NEW YORK, N.Y. – On December 18, the Bank of America released its newest credit investor survey, which outlined the major risks that investors are more likely going to face in 2020.
Based on the BoA’s survey, investors should brace for market liquidity in the coming year, which is considered as the biggest risk, and the second time it has become a major factor for investors.
According to an analyst and head of the European credit strategy at the Bank of America, Barnaby Martin, the spread has been tightening fast amid the FOMO behavior of the market has stayed prominent lately.
Martin further stated that in the coming year, there isn’t a lot of concern about inflation in the mind of investors. They are also not in focus on equity market correction or rising yields.
Going back to the credit markets sentiment at the end of 2018, it is not surprising that bond investors are staying focused towards liquidity, and the lack of liquidity in the market, noting that only around 1% of bonds are trading daily, with 32% of bonds are traded on five or less amount of days every year.
Previously in November, Matt King of Citi said that the recent advancements in the bond markets suggest that it is on the line towards massive changes in its landscape since some decades ago.

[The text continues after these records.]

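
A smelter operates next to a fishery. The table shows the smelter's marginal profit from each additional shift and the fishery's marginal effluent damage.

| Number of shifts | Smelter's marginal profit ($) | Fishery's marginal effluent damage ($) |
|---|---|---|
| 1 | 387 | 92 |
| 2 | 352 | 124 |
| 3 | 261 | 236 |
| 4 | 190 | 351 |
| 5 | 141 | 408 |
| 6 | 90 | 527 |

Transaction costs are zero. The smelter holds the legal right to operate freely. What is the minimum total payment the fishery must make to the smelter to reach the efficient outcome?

Left alone the smelter would choose level 6 (marginal profit stays positive).
Efficient level: k* = 3 (marginal profit ≥ marginal effluent damage through 3).
The fishery must at least cover the smelter's forgone profit from cutting 6→3: 190 + 141 + 90 = 421.

$421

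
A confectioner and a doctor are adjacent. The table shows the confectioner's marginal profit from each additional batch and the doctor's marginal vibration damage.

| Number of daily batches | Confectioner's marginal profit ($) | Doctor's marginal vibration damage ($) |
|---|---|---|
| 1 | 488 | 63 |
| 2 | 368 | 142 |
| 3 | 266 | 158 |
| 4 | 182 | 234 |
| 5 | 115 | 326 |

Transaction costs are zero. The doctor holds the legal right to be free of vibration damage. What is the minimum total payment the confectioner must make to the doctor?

Efficient level: marginal profit ≥ marginal vibration damage through level 3, so k* = 3.
With the doctor holding the right, the confectioner must at least compensate total damage at k*: 63 + 142 + 158 = 363.

$363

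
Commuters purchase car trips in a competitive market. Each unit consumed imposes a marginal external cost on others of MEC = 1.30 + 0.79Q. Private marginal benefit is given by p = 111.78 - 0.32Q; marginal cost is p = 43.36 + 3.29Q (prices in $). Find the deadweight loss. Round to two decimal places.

DWL = $30.09

Market equilibrium (private): 43.36 + 3.29Q = 111.78 - 0.32Q → Q_m = 18.9529.
Social marginal benefit = demand − MEC = 110.48 - 1.11Q.
Set SMB = MC: 110.48 - 1.11Q = 43.36 + 3.29Q → Q* = 15.2545.
The loss is the area between SMB and MC from Q* to Q_m; with linear curves that's a triangle of height MEC(Q_m).
DWL = ½ × 3.6984 × 16.2728 = 30.0917.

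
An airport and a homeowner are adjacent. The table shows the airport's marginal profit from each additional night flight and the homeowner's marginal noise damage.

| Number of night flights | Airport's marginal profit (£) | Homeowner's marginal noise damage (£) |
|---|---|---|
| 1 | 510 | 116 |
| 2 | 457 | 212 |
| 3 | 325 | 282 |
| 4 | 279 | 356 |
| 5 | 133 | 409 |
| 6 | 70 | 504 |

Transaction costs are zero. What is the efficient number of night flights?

Bargaining reaches the level where marginal profit last exceeds marginal noise damage.
That holds through level 3 (325 ≥ 282) but not at 4 (279 < 356).

3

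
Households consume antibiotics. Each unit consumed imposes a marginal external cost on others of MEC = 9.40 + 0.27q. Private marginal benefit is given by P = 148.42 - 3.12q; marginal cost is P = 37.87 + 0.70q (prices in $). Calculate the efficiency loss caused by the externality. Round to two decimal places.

Market equilibrium (private): 37.87 + 0.70q = 148.42 - 3.12q → q_m = 28.9398.
Social marginal benefit = demand − MEC = 139.02 - 3.39q.
Set SMB = MC: 139.02 - 3.39q = 37.87 + 0.70q → q* = 24.7311.
The welfare-loss triangle has base |q_m − q*| and height MEC(q_m) (the vertical gap between SMB and MC is zero at q* and MEC at q_m).
DWL = ½ × 4.2087 × 17.2137 = 36.2236.

DWL = $36.22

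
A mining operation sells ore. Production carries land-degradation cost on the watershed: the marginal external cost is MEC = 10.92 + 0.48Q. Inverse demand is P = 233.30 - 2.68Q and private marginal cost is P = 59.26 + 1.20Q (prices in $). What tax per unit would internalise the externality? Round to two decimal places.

Social marginal cost = private MC + MEC = 70.18 + 1.68Q.
Set SMC = demand: 70.18 + 1.68Q = 233.30 - 2.68Q → Q* = 37.4128.
The Pigouvian tax equals MEC at Q*: 10.92 + 0.48×37.4128 = 28.8781.

tax = $28.88 per unit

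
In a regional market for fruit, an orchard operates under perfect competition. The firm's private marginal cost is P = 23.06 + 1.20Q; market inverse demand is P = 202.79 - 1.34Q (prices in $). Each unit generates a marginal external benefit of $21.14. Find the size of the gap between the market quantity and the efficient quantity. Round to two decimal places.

Market equilibrium (private): 23.06 + 1.20Q = 202.79 - 1.34Q → Q_m = 70.7598.
Social marginal cost = private MC − MEB = 1.92 + 1.20Q.
Set SMC = demand: 1.92 + 1.20Q = 202.79 - 1.34Q → Q* = 79.0827.
Gap = |70.7598 − 79.0827| = 8.3229.

8.32 units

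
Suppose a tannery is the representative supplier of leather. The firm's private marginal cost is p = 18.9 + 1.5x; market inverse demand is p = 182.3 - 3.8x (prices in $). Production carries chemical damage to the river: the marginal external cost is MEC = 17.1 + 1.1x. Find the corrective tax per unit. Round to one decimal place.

Social marginal cost = private MC + MEC = 36.0 + 2.6x.
Set SMC = demand: 36.0 + 2.6x = 182.3 - 3.8x → x* = 22.8594.
The Pigouvian tax equals MEC at x*: 17.1 + 1.1×22.8594 = 42.2453.

tax = $42.2 per unit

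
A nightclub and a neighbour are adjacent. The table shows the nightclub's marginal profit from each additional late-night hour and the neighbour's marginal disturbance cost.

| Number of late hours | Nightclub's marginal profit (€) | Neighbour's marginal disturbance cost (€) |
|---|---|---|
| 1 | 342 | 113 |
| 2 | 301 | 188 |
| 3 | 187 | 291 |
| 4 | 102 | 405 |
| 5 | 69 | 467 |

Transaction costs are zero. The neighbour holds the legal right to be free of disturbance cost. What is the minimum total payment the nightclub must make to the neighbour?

€301

Efficient level: marginal profit ≥ marginal disturbance cost through level 2, so k* = 2.
With the neighbour holding the right, the nightclub must at least compensate total damage at k*: 113 + 188 = 301.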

Also, according to King, portfolio trading can have a big potential in terms of revolutionizing how outflows are dealt with by portfolio managers. It can also possibly open a way towards broader factor trading, he said.
Portfolio trading has been a large focus in the market, which, according to many analysts, has the potential to modify liquidity, especially in the struggling bond markets.
The impact of these new initiatives on the liquidity on the market could be significant, especially if there is an increasing number of portfolio trades that are going to replicate ETFs.
King further pointed out that any bond can find a good bid right now, given than it can be presented as a part of a broader listing which replicates an ETF. He said that it is a “Tetris” effect where the resulting ETF conception trading effectively will zap the whole portfolio from the balance sheet of the dealer.
King further stated that these portfolio trade doesn’t need to replicate an ETF entirely, but a couple of bonds therein.
Further, CEO Rich McVey, stated that the use of ETF share trading in a much larger concept by both investors are dealers is one way of risk transfer in the bond market.